Let $A \colon \mathbb{X} \to \mathbb{X}$ be a continuous linear operator on a real ordered Banach space $\mathbb{X}$ with the positive cone $\mathbb{K}$.
It is well know from the Neumann series that if the operator norm $\| A\|$ of $A$ is strictly less than $1$, i.e., $\| A\| <1$, then the liner operator equation $$ x = Ax +b \qquad (x \in \mathbb{X}, \,\, b \in \mathbb{K}),$$ has a unique solution, which is $x^*=(I-A)^{-1} b$.
I am wondering that if the operator $A$ is additionally assumed to be positive (i.e., $A x \geq \theta$ whenever $x \geq \theta$, where $\theta$ is the zero element of $\mathbb{X}$), then could we conclude the following result $$ x \geq x^* \implies x \geq Ax + b \,\,\,?$$
I was thinking to try to show that the linear operator $I-A$ is positive, then we obtain $ x \geq x^* \implies (I-A)x \geq (I-A)x^*$ (since the positivity of a linear operator is identical to the monotone increasing property), in which case $(I-A)x \geq b$ yields the desired result $x \geq Ax +b$. But I got stuck to showing the monotonicity of $I-A$. Besides, this might not be a good approach.
In fact, if we let $\mathbb{X} = \mathbb{R}$,, then the above linear operator equation becomes a linear equation with $A, b \in \mathbb{R}$, and it is clear that the conjecture $ x \geq x^* \implies x \geq Ax + b$ holds true.
Thus, I am curious that could we generalize such a result for an abstract Banach space?
Any suggestion or idea are most welcome! Thank you very much!

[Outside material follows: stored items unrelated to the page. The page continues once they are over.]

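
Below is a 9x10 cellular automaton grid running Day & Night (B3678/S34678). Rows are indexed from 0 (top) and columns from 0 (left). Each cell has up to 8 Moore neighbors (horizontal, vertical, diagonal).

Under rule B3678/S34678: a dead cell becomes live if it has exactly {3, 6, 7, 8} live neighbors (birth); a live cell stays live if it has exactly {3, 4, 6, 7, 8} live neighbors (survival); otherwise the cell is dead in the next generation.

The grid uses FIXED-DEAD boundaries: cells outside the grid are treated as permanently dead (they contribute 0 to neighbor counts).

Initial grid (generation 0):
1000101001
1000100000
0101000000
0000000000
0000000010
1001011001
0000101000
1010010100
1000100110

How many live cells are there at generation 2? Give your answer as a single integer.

Answer: 18

Derivation:
Simulating step by step:
Generation 0 (given above): 24 live cells
Generation 1: 20 live cells
0000010000
0101010000
0000000000
0000000000
0000000000
0000110100
0101101100
0101110110
0100001000
Generation 2: 18 live cells
0000100000
0000100000
0000000000
0000000000
0000000000
0001110000
0001110100
1001110100
0010110100
Population at generation 2: 18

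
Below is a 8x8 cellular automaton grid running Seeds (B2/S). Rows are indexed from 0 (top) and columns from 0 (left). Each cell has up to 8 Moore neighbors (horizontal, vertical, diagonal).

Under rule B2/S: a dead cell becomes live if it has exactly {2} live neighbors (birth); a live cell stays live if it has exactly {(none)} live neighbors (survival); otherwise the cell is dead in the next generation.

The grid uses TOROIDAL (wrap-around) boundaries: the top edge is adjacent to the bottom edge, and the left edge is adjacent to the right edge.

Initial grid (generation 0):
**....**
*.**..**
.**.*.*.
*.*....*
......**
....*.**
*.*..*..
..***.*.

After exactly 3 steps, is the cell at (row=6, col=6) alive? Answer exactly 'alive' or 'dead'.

Simulating step by step:
Generation 0 (given above): 28 live cells
Generation 1: 5 live cells
........
....*...
........
........
.*.*....
.*.*....
........
........
Generation 2: 6 live cells
........
........
........
..*.....
*...*...
*...*...
..*.....
........
Generation 3: 8 live cells
........
........
........
.*.*....
.....*.*
.....*.*
.*.*....
........

Cell (6,6) at generation 3: 0 -> dead

Answer: dead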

This is not true. Take $X=\mathbb R^3$, $K$ to be the ice-cream cone $$ K=\{x: \ x_3 \ge \sqrt{x_1^2 + x_2^2} \}. $$ Define $$ A=\pmatrix{0&0&0\\0&0&0\\0&0&0.5}. $$ Then for $x\in K$, $Ax\in K$. However, for every non-zero element of the boundary of $K$ it holds $(I-A)x\not\in K$, e.g., take $$ x=\pmatrix{0\\1\\1}, (I-A)x = \pmatrix{0\\1\\0.5}\not\in K. $$
Here is also a $2d$ example: $X=\mathbb R^2$, $K=\{x: \ x_1\ge0,x_2\ge0\}$, $$ A=\pmatrix{0.1&0.1\\0.1&0.1} ,\ x = \pmatrix{0\\1}, \ (I-A)x=\pmatrix{-0.1\\1.1}\not\in K. $$
These examples also show that the implication $$ x \ge (I-A)^{-1}b = x^* \ \Rightarrow\ (I-A)x \ge b $$ is not true in general: simply take $b=x^*=0$ in the above examples.